Ira Glass: By the Book

August 20th, 2012

The New York Times
August 19, 2012

The host of “This American Life” and co-writer of the coming film “Sleepwalk With Me” would like to meet Edgar Allan Poe. “I don’t have a question, but dude just seems like he could use a hug.”


What book is on your night stand now?

Everything I’m reading right now is homework of one sort or another. That’s pretty typical. I’m jumping around like a grad student, writing a paper on Mary Wingerd’s history, “North Country: The Making of Minnesota,” for this big story we’re doing on the show about the Dakota Uprising of 1862.

I just finished the manuscript of the new book “Love, Dishonor, Marry, Die; Cherish, Perish, a Novel,” by David Rakoff. It’s a rhyming “novel,” very funny and very sad, which is my favorite combination.

Were there any books that helped with the process of making your new movie?

I just got a copy of the screenwriting manual “Save the Cat!” to fact-check a thing I’m hoping to talk about while promoting this film we’re putting out this month.

And I’m rereading Cameron Crowe’s “Conversations With Wilder.” I first read it over a decade ago when screenwriters and studios started trying to convert stories from our show into films, and I was trying to understand the storytelling tricks you can use in a movie. I’m sure people who study film in school would have a different perspective, but for someone like me who’s just a movie fan, scanning for quick insight, it was wonderful: anecdotal and fun to read.

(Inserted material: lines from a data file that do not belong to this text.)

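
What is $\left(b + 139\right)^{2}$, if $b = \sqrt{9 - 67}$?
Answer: $\left(139 + i \sqrt{58}\right)^{2} \approx 19263.0 + 2117.2 i$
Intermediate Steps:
$b = i \sqrt{58}$ ($b = \sqrt{-58} = i \sqrt{58} \approx 7.6158 i$)
$\left(b + 139\right)^{2} = \left(i \sqrt{58} + 139\right)^{2} = \left(139 + i \sqrt{58}\right)^{2}$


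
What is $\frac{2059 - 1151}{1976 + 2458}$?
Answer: $\frac{454}{2217} \approx 0.20478$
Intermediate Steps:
$\frac{2059 - 1151}{1976 + 2458} = \frac{908}{4434} = 908 \cdot \frac{1}{4434} = \frac{454}{2217}$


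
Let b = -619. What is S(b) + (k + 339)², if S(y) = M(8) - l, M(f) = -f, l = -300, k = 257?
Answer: 355508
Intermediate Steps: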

Crowe was a reporter before he became a filmmaker, and you get both sides of him here. He’s interviewing Billy Wilder, who made “Some Like It Hot” and “The Apartment” and “Sunset Boulevard” and “Double Indemnity,” and sometimes Crowe talks to him like a peer and sometimes like the best-informed fan in the world. In a typical bit of wisdom, Wilder is explaining to Crowe how director Ernst Lubitsch solved a story problem Wilder was having in writing the screenplay for “Ninotchka”: How would they show Greta Garbo’s evolution from hard-core Communist to fierce capitalist without a lot of cumbersome speechifying? They’d do it with a prop! A hat! At three spots in the film. Near the top, she’s with her three Bolshevik comrades and spots the hat in a store window and sneers at this capitalist trinket:

“She gives it a disgusted look and says, ‘How can a civilization survive which allows women to wear this on their heads?’ Then the second time she goes by the hat and makes a noise — tch, tch, tch. The third time, she is finally alone, she has gotten rid of her Bolshevik accomplices, opens a drawer and pulls it out. And now she wears it.”

I spent a lot of my spare time over the last three years co-writing and co-producing a film — not a documentary but a comedy, with actors and all — and I’m having the pleasure of rereading the book and noticing completely different things now that I’ve gone through the process. That “Ninotchka” story was a complete revelation when I first read it, a totally new idea, that you’d illustrate out the turns in a story through a prop like that. Now I realize, that’s the basics. The A B C’s. Every move in a screenplay aspires to work like that, to illustrate the emotional beats and the plot turns with such simple visual gestures.

What was the last truly great book you read?

Michael Lewis’s “The Big Short.” God knows he doesn’t need the press: he’s the greatest living nonfiction writer; Brad Pitt stars in the movie adaptations of his books. But “The Big Short” made me want to give up journalism it’s so good. Scene after scene I felt like, how do you compete with this? He’s telling the story of the mortgage crisis, and his angle couldn’t be better: he follows the guys who knew it was coming and bet on it. This lets him explain how they knew and tell the story through these amazing contrarians and great funny scenes. It’s crazy how funny the book is. And as a story it’s got everything going against it. His characters are rich know-it-alls, but somehow Lewis makes you love them because he loves them. You know how it’s all going to end, but somehow he creates suspense. When the market doesn’t collapse as quickly as his characters think it should, some of them start to wonder: “Am I wrong? Is the whole world right and I’m wrong?” It all climaxes in this amazing, almost hallucinogenic set of scenes at this convention for the mortgage industry in Las Vegas, where our heroes have a series of encounters that make them all realize, no, no, no, they’re not wrong. Everything’s going to collapse. The economy will go to hell. And these people walking around are like zombies who just don’t know they’re doomed.